Publié le 10 mai 2013 par Masemainecinema @WilliamCinephil

Le 17 septembre 2009 arrivait sur NBC une nouvelle série crée par Dan Harmon : « Community ». Connaissant un succès public et critique, la série fût renouvelée pour une deuxième saison, puis pour une troisième. Le 7 février 2013, la saison quatre de « Community » arriva sur NBC, mais ne parvient pas à renouer avec le succès qu’étaient les précédentes saisons … Pourquoi ? Pour répondre à cela, il faut d’abord revenir sur les trois premières saisons et comprendre pourquoi la série était une réussite.
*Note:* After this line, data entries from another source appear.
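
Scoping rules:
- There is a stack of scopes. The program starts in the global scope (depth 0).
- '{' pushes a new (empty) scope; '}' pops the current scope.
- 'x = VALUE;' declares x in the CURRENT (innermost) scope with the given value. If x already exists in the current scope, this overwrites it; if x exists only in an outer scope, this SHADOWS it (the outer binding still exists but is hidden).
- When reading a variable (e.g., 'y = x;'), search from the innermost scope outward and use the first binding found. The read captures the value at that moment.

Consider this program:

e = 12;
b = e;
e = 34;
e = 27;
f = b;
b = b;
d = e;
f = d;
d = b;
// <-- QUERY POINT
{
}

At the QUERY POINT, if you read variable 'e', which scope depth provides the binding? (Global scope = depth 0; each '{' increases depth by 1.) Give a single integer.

Step 1: declare e=12 at depth 0
Step 2: declare b=(read e)=12 at depth 0
Step 3: declare e=34 at depth 0
Step 4: declare e=27 at depth 0
Step 5: declare f=(read b)=12 at depth 0
Step 6: declare b=(read b)=12 at depth 0
Step 7: declare d=(read e)=27 at depth 0
Step 8: declare f=(read d)=27 at depth 0
Step 9: declare d=(read b)=12 at depth 0
Visible at query point: b=12 d=12 e=27 f=27

Answer: 0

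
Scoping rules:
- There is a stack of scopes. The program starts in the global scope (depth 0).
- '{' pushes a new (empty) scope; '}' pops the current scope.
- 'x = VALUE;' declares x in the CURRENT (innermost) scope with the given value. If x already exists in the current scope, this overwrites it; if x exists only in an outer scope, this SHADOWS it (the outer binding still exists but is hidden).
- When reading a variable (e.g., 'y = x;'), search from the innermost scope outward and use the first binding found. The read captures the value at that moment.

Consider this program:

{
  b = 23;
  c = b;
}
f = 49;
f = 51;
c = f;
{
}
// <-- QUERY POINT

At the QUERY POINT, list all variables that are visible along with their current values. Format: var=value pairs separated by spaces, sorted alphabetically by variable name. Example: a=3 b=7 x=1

Answer: c=51 f=51

Derivation:
Step 1: enter scope (depth=1)
Step 2: declare b=23 at depth 1
Step 3: declare c=(read b)=23 at depth 1
Step 4: exit scope (depth=0)
Step 5: declare f=49 at depth 0
Step 6: declare f=51 at depth 0
Step 7: declare c=(read f)=51 at depth 0
Step 8: enter scope (depth=1)
Step 9: exit scope (depth=0)
Visible at query point: c=51 f=51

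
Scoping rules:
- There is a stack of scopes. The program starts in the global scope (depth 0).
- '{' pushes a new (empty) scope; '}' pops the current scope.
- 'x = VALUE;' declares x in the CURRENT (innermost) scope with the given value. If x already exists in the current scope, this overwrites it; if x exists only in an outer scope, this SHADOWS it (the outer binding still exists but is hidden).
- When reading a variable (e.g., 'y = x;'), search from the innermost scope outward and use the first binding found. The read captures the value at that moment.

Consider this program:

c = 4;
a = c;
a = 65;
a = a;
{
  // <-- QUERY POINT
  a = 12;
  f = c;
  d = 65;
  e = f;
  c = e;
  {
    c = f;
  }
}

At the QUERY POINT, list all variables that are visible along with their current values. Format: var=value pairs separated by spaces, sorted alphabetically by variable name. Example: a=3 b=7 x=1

Answer: a=65 c=4

Derivation:
Step 1: declare c=4 at depth 0
Step 2: declare a=(read c)=4 at depth 0
Step 3: declare a=65 at depth 0
Step 4: declare a=(read a)=65 at depth 0
Step 5: enter scope (depth=1)
Visible at query point: a=65 c=4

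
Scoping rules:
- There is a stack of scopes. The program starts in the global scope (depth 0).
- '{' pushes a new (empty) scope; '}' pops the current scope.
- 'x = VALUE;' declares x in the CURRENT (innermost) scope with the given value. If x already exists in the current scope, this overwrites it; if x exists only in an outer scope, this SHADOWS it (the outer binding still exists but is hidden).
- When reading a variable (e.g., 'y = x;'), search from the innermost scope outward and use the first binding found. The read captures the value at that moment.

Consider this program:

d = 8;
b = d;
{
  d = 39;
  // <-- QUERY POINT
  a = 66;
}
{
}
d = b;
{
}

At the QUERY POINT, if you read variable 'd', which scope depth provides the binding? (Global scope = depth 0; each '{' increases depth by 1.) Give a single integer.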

Tout commence avec Jeff, ancien avocat obligé de repasser son diplôme, et qui aimerait bien faire plus ample connaissance avec Britta, du cours d’espagnol. L’ancien avocat monte alors un faux groupe de soutien d’espagnol afin de se retrouver seul avec la jeune fille, mais c’était sans compter Abed qui va se joindre au groupe tout en invitant d’autres personnes. Ce « faux groupe » de soutien va alors devenir vrai. Là, à la manière de « The Breakfast club » qui est plus d’une fois référencé dans la série, des personnes qui n’ont rien en commun vont se familiariser aux autres et former, petit à petit, une « famille ». La série ne se cache à aucun moment de cette influence puisqu’en plus des phrases d’Abed à propos du film, ils vont jusqu’à reproduire certaines scènes, notamment celle de la danse dans l’épisode seize de la saison une.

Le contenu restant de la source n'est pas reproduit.